Eu ainda não sabia e nem podia prever a dimensão que o livro tomaria mesmo antes da publicação, pois ainda em julho, um mês antes do lançamento, recebi a notícia que os direitos de adaptação do livro haviam sido vendidos para RT Features, uma das maiores produtoras de filmes do país, além da ter havido venda de direitos de publicação para grandes editoras de dois países: Portugal e Itália. 

Os dias que se seguiram foram marcados por inúmeros agendamentos para entrevistas. Eu nunca pensei que veria jornais disputando para ver quem poderia divulgar a primeira resenha sobre o livro. Após o lançamento, uma verdadeira avalanche de entrevistas, resenhas e lives tomou conta da minha vida por meses. O livro foi parar na mão de famosos como o ator Cauã Reymond. O jornalista Zeca Camargo disse, em seu programa na TV, que o livro era perfeito. Leandro Karnal indicou o livro na CNN, o cantor Leoni indicou o livro, o ator Selton Melo escreveu dizendo que o livro já nasceu um clássico. Dei entrevista para o Pedro Bial, para a revista Veja, para a revista Época.  Apareci na capa da revista Istoé, dei entrevista para o Wall Street Journal.  

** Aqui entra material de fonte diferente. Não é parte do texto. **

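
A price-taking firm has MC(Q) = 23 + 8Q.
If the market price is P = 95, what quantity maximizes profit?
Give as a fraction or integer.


In perfect competition, profit is maximized where P = MC.
95 = 23 + 8Q
72 = 8Q
Q* = 72/8 = 9

9


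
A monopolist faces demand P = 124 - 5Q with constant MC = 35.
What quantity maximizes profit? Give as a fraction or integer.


TR = P*Q = (124 - 5Q)Q = 124Q - 5Q^2
MR = dTR/dQ = 124 - 10Q
Set MR = MC:
124 - 10Q = 35
89 = 10Q
Q* = 89/10 = 89/10

89/10


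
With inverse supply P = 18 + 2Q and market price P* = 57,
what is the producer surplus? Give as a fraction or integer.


Minimum supply price (at Q=0): P_min = 18
Quantity supplied at P* = 57:
Q* = (57 - 18)/2 = 39/2
PS = (1/2) * Q* * (P* - P_min)
PS = (1/2) * 39/2 * (57 - 18)
PS = (1/2) * 39/2 * 39 = 1521/4

1521/4


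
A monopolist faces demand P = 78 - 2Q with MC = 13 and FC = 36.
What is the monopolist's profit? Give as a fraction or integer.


MR = MC: 78 - 4Q = 13
Q* = 65/4
P* = 78 - 2*65/4 = 91/2
Profit = (P* - MC)*Q* - FC
= (91/2 - 13)*65/4 - 36
= 65/2*65/4 - 36
= 4225/8 - 36 = 3937/8

3937/8


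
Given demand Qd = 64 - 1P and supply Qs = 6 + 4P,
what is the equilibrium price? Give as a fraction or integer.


At equilibrium, Qd = Qs.
64 - 1P = 6 + 4P
64 - 6 = 1P + 4P
58 = 5P
P* = 58/5 = 58/5

58/5


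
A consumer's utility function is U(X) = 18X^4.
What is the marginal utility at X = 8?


MU = dU/dX = 18*4*X^(4-1)
MU = 72*X^3
At X = 8:
MU = 72 * 8^3
MU = 72 * 512 = 36864

36864


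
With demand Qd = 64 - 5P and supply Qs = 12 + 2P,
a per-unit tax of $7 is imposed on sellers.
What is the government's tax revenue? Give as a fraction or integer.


With tax on sellers, new supply: Qs' = 12 + 2(P - 7)
= 2P - 2
New equilibrium quantity:
Q_new = 118/7
Tax revenue = tax * Q_new = 7 * 118/7 = 118

118


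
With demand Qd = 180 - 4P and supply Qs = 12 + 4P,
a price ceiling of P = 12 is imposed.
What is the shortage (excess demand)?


At P = 12:
Qd = 180 - 4*12 = 132
Qs = 12 + 4*12 = 60
Shortage = Qd - Qs = 132 - 60 = 72

72


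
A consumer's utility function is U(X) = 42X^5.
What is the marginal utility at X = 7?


MU = dU/dX = 42*5*X^(5-1)
MU = 210*X^4
At X = 7:
MU = 210 * 7^4
MU = 210 * 2401 = 504210

504210


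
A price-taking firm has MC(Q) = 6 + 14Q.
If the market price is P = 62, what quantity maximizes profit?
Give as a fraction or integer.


In perfect competition, profit is maximized where P = MC.
62 = 6 + 14Q
56 = 14Q
Q* = 56/14 = 4

4


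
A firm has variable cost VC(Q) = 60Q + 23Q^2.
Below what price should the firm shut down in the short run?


AVC(Q) = VC(Q)/Q = 60 + 23Q
AVC is increasing in Q, so minimum AVC is at Q -> 0+.
Min AVC = 60
The firm should shut down if P < 60.

60


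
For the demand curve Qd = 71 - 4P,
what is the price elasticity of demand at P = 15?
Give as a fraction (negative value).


dQ/dP = -4
At P = 15: Q = 71 - 4*15 = 11
E = (dQ/dP)(P/Q) = (-4)(15/11) = -60/11

-60/11


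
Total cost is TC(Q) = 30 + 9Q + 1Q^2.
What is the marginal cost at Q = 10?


MC = dTC/dQ = 9 + 2*1*Q
At Q = 10:
MC = 9 + 2*10
MC = 9 + 20 = 29

29


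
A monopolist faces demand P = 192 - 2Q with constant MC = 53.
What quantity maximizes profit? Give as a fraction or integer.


TR = P*Q = (192 - 2Q)Q = 192Q - 2Q^2
MR = dTR/dQ = 192 - 4Q
Set MR = MC:
192 - 4Q = 53
139 = 4Q
Q* = 139/4 = 139/4

139/4


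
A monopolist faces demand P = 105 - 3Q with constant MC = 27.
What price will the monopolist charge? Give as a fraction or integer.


MR = 105 - 6Q
Set MR = MC: 105 - 6Q = 27
Q* = 13
Substitute into demand:
P* = 105 - 3*13 = 66

66


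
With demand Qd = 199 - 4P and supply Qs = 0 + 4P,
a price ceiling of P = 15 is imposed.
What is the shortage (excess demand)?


At P = 15:
Qd = 199 - 4*15 = 139
Qs = 0 + 4*15 = 60
Shortage = Qd - Qs = 139 - 60 = 79

79


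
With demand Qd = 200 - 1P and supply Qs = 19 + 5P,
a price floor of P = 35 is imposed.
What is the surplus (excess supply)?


At P = 35:
Qd = 200 - 1*35 = 165
Qs = 19 + 5*35 = 194
Surplus = Qs - Qd = 194 - 165 = 29

29


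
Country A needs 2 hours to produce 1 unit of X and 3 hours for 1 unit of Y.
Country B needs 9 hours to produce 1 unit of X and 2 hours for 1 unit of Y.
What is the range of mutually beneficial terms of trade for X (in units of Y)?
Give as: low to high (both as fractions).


Opportunity cost of X for Country A = hours_X / hours_Y = 2/3 = 2/3 units of Y
Opportunity cost of X for Country B = hours_X / hours_Y = 9/2 = 9/2 units of Y
Terms of trade must be between the two opportunity costs.
Range: 2/3 to 9/2

2/3 to 9/2


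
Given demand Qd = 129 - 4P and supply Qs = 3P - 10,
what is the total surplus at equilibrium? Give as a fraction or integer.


Find equilibrium: 129 - 4P = 3P - 10
129 + 10 = 7P
P* = 139/7 = 139/7
Q* = 3*139/7 - 10 = 347/7
Inverse demand: P = 129/4 - Q/4, so P_max = 129/4
Inverse supply: P = 10/3 + Q/3, so P_min = 10/3
CS = (1/2) * 347/7 * (129/4 - 139/7) = 120409/392
PS = (1/2) * 347/7 * (139/7 - 10/3) = 120409/294
TS = CS + PS = 120409/392 + 120409/294 = 120409/168

120409/168


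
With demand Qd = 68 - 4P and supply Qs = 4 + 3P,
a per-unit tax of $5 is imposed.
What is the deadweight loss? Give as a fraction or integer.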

O avesso da pele foi capa de quase todos os suplementos literários do país. Resenhas na revista Piauí, jornal Rascunho, Suplemento Pernambuco. Foram centenas de menções em blogs, facebook e instagram. O Avesso foi o livro do ano pelos críticos da revista Quatro Cinco Um, além de figurar em grande parte das listas de melhores do ano. Como se não bastasse tudo isso, em outubro fui convidado para ser o Patrono da Feira do Livro de Porto Alegre. Em novembro, recebi um convite para uma residência literária online, em Berlim. 

Cheguei ao final de dezembro atordoado com tudo que havia acontecido. Ainda é difícil dizer o quanto toda essa exposição afetou minha escrita e o meu modo de fazer literatura. Para me manter perto do trabalho do texto, tomei a decisão de continuar produzindo, mesmo em meio ao turbilhão. Escrevi contos por encomenda e iniciei um novo projeto de romance. Eu não podia parar. Como não parei. Porque é fácil acomodar-se diante do reconhecimento. Examinei minha vida até aqui e penso que a única coisa que poderia fazer era continuar escrevendo.  


Jeferson Tenório, professor e escritor. É autor de O avesso da pele (Companhia das Letras, 2020), entre outros livros.